The Positive Power of Emergencies
Seth Klein discusses his new book on tackling the climate crisis like we’ve fought wars — and now the pandemic.
Seth Klein spends a lot of time thinking about emergencies. Earlier this spring, the former director of the B.C. office of the Canadian Centre for Policy Alternatives had just finished writing a book drawing lessons for fighting climate change from the country’s Second World War experience when the coronavirus hit. “Talk about awkward timing,” Klein recalls in A Good War: Mobilizing Canada for the Climate Emergency, which will be published on Sept. 1.
But Klein quickly realized that the global pandemic made his book’s central argument more relevant than ever.
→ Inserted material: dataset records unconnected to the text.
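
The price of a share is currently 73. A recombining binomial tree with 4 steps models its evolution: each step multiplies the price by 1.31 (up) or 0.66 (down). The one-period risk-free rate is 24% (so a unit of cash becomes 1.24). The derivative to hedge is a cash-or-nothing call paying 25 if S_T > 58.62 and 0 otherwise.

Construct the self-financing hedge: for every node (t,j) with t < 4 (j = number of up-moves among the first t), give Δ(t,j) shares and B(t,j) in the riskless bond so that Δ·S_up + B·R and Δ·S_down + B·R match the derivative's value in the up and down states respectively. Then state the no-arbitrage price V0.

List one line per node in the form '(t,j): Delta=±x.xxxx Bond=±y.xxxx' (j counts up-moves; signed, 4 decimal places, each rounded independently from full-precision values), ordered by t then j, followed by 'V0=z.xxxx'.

(0,0): Delta=0.0711 Bond=4.7507
(1,0): Delta=0.4134 Bond=-10.6007
(1,1): Delta=0.0503 Bond=7.8813
(2,0): Delta=0.0000 Bond=0.0000
(2,1): Delta=0.4385 Bond=-14.7313
(2,2): Delta=0.0267 Bond=12.7302
(3,0): Delta=0.0000 Bond=0.0000
(3,1): Delta=0.0000 Bond=0.0000
(3,2): Delta=0.4652 Bond=-20.4715
(3,3): Delta=0.0000 Bond=20.1613
V0=9.9399

The replicating-portfolio and risk-neutral prices coincide; use p* = (1.24−0.66)/(1.31−0.66) = 0.8923 for the latter.
Payoff layer (t=4): V(4,0)=0.0000, V(4,1)=0.0000, V(4,2)=0.0000, V(4,3)=25.0000, V(4,4)=25.0000
(3,0): S=20.9872. Δ = (V_up−V_dn)/(S_up−S_dn) = (0.0000−0.0000)/(27.4932−13.8516) = 0.0000. V = [p*·0.0000 + (1−p*)·0.0000]/1.24 = 0.0000. B = V − Δ·S = 0.0000.
(3,1): S=41.6564. Δ = (V_up−V_dn)/(S_up−S_dn) = (0.0000−0.0000)/(54.5699−27.4932) = 0.0000. V = [p*·0.0000 + (1−p*)·0.0000]/1.24 = 0.0000. B = V − Δ·S = 0.0000.
(3,2): S=82.6817. Δ = (V_up−V_dn)/(S_up−S_dn) = (25.0000−0.0000)/(108.3130−54.5699) = 0.4652. V = [p*·25.0000 + (1−p*)·0.0000]/1.24 = 17.9901. B = V − Δ·S = -20.4715.
(3,3): S=164.1106. Δ = (V_up−V_dn)/(S_up−S_dn) = (25.0000−25.0000)/(214.9849−108.3130) = 0.0000. V = [p*·25.0000 + (1−p*)·25.0000]/1.24 = 20.1613. B = V − Δ·S = 20.1613.
(2,0): S=31.7988. Δ = (V_up−V_dn)/(S_up−S_dn) = (0.0000−0.0000)/(41.6564−20.9872) = 0.0000. V = [p*·0.0000 + (1−p*)·0.0000]/1.24 = 0.0000. B = V − Δ·S = 0.0000.
(2,1): S=63.1158. Δ = (V_up−V_dn)/(S_up−S_dn) = (17.9901−0.0000)/(82.6817−41.6564) = 0.4385. V = [p*·17.9901 + (1−p*)·0.0000]/1.24 = 12.9457. B = V − Δ·S = -14.7313.
(2,2): S=125.2753. Δ = (V_up−V_dn)/(S_up−S_dn) = (20.1613−17.9901)/(164.1106−82.6817) = 0.0267. V = [p*·20.1613 + (1−p*)·17.9901]/1.24 = 16.0705. B = V − Δ·S = 12.7302.
(1,0): S=48.1800. Δ = (V_up−V_dn)/(S_up−S_dn) = (12.9457−0.0000)/(63.1158−31.7988) = 0.4134. V = [p*·12.9457 + (1−p*)·0.0000]/1.24 = 9.3158. B = V − Δ·S = -10.6007.
(1,1): S=95.6300. Δ = (V_up−V_dn)/(S_up−S_dn) = (16.0705−12.9457)/(125.2753−63.1158) = 0.0503. V = [p*·16.0705 + (1−p*)·12.9457]/1.24 = 12.6887. B = V − Δ·S = 7.8813.
(0,0): S=73.0000. Δ = (V_up−V_dn)/(S_up−S_dn) = (12.6887−9.3158)/(95.6300−48.1800) = 0.0711. V = [p*·12.6887 + (1−p*)·9.3158]/1.24 = 9.9399. B = V − Δ·S = 4.7507.
Check: Δ(0,0)·S0 + B(0,0) = 9.9399 = V0.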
Whether it’s a war against Nazi aggression, a deadly and infectious virus or a climate emergency irreversibly changing our country, collective dangers require swift and transformative action. They are opportunities to overhaul conventional wisdom.
“Once emergencies are truly recognized,” Klein writes, “what seemed politically impossible and economically off-limits can be quickly embraced.”
In a recent interview with The Tyee about his forthcoming book, which is currently available for pre-order, Klein expands on that argument, explaining how Canada’s $250-billion response to COVID-19 has shattered mainstream conceptions about what’s feasible for climate action. He discusses what the Second World War can teach us about reducing social inequality in the face of a crisis, and the crucial role Indigenous people have played in both our wartime efforts and our current battles on climate change.
Geoff Dembicki: Where does the interest in WWII come from? Because it doesn’t seem like you’re that much of a war person.